Ascendis Health signs new pharmaceutical deal ahead of its planned JSE listing
Ascendis Health is in the process of signing a large pharmaceutical deal ahead of its planned JSE listing, Dr Karsten Wellner has said.
“Our present investments are more in the consumer brands division however we have an acquisition running on the pharmaceutical side which will move us from preventative to intervention health care,” Wellner, Chief Executive Officer of Ascendis Health told CNBC Africa on Thursday.
Wellner was unable to release the name of the pharmaceutical company at this stage as they are still under non-disclosure. The acquisition is currently undergoing the process of due diligence.
"When we acquire businesses we normally try to lump them together in the press releases because the sellers of the businesses aren’t comfortable publicly announcing the value of each individual acquisition”, explained Wellner.
This is evident in Ascendis’s recent press releases which announced two acquisitions per press release.
In June 2013 press release, Ascendis acquired the global derma-cosmeceuticals (skincare) company Nimue Skin Technology as well as the nutritional supplements brand, Scientific Sports Nutrition (SSN) for 120 million rand.
The second press release issued in July 2013 announced Ascendis’s largest acquisition of the anti-ageing company, Solal Technologies as well as pet health group, Marltons, worth around 300 million rand.

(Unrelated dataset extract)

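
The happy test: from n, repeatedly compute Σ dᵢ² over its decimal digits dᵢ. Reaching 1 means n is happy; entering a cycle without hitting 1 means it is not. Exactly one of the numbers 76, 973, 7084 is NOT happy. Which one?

76

76: 76 → 85 → 89 → 145 → 42 → 20 → 4 → 16 → 37 → 58 → 89  — repeats 89 (not happy)
973: 973 → 139 → 91 → 82 → 68 → 100 → 1  — reaches 1 (happy)
7084: 7084 → 129 → 86 → 100 → 1  — reaches 1 (happy)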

With these acquisitions, the company will employ close to 800 people with annual sales of around 1.5 billion rand.
Going forward, these figures will no longer be kept confidential as Wellner stated that they have plans to list Ascendis on the main board of the Johannesburg Stock Exchange (JSE) JSE LTD. -0.59% later this year.
“We think that it’s the right time for a new player to enter market, which is not a typical health care player. That is why we are focusing on the acquisitions of strong brands in health and care,” said Wellner.

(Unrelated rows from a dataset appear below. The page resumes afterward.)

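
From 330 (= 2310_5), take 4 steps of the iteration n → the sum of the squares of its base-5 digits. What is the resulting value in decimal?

330 = (2,3,1,0)_5 → 2² + 3² + 1² + 0² = 14
14 = (2,4)_5 → 2² + 4² = 20
20 = (4,0)_5 → 4² + 0² = 16
16 = (3,1)_5 → 3² + 1² = 10

10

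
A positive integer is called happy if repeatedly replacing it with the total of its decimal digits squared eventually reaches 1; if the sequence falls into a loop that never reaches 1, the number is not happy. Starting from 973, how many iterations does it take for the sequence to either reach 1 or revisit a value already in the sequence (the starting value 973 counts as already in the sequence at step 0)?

973 → 9² + 7² + 3² = 139
139 → 1² + 3² + 9² = 91
91 → 9² + 1² = 82
82 → 8² + 2² = 68
68 → 6² + 8² = 100
100 → 1² + 0² + 0² = 1  — reached 1.
That took 6 steps.

6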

He also pointed out that the some of their businesses are not typical health brands, such as Marltons and Nimue Skin so that Ascendis are not seen as a classical health player in the market.
“We are trying to play between the consumer brands division and the Medical Control Council registered products. This is what makes us different to other health care companies listed on the JSE,” added Wellner.
Wellner said that Ascendis focuses on acquiring strong brands in the vicinity of human, animal and plant healthcare companies. However, the brand has to already have been well established as a strong leader within its market.
Another important aspect, which Wellner believes differentiates Ascendis from other healthcare companies, is Ascendis only acquires South African companies.
“If you look at the healthcare sector, a lot of products are imported whereas we are taking South African brands and selling them outside of South Africa,” he said.
Wellner stated that Nimue Skin already had an estimated 28 international distributors and that they are looking to repeat that success with their other brands.
“Our business model doesn’t look for short term gains. We have a long term approach where we build an operational business with strong brands,” he added.
Wellner concluded that Ascendis is currently the second largest company in the health and care market and that he is certain that their position will reflect the same positivity once listed on the South African stock market.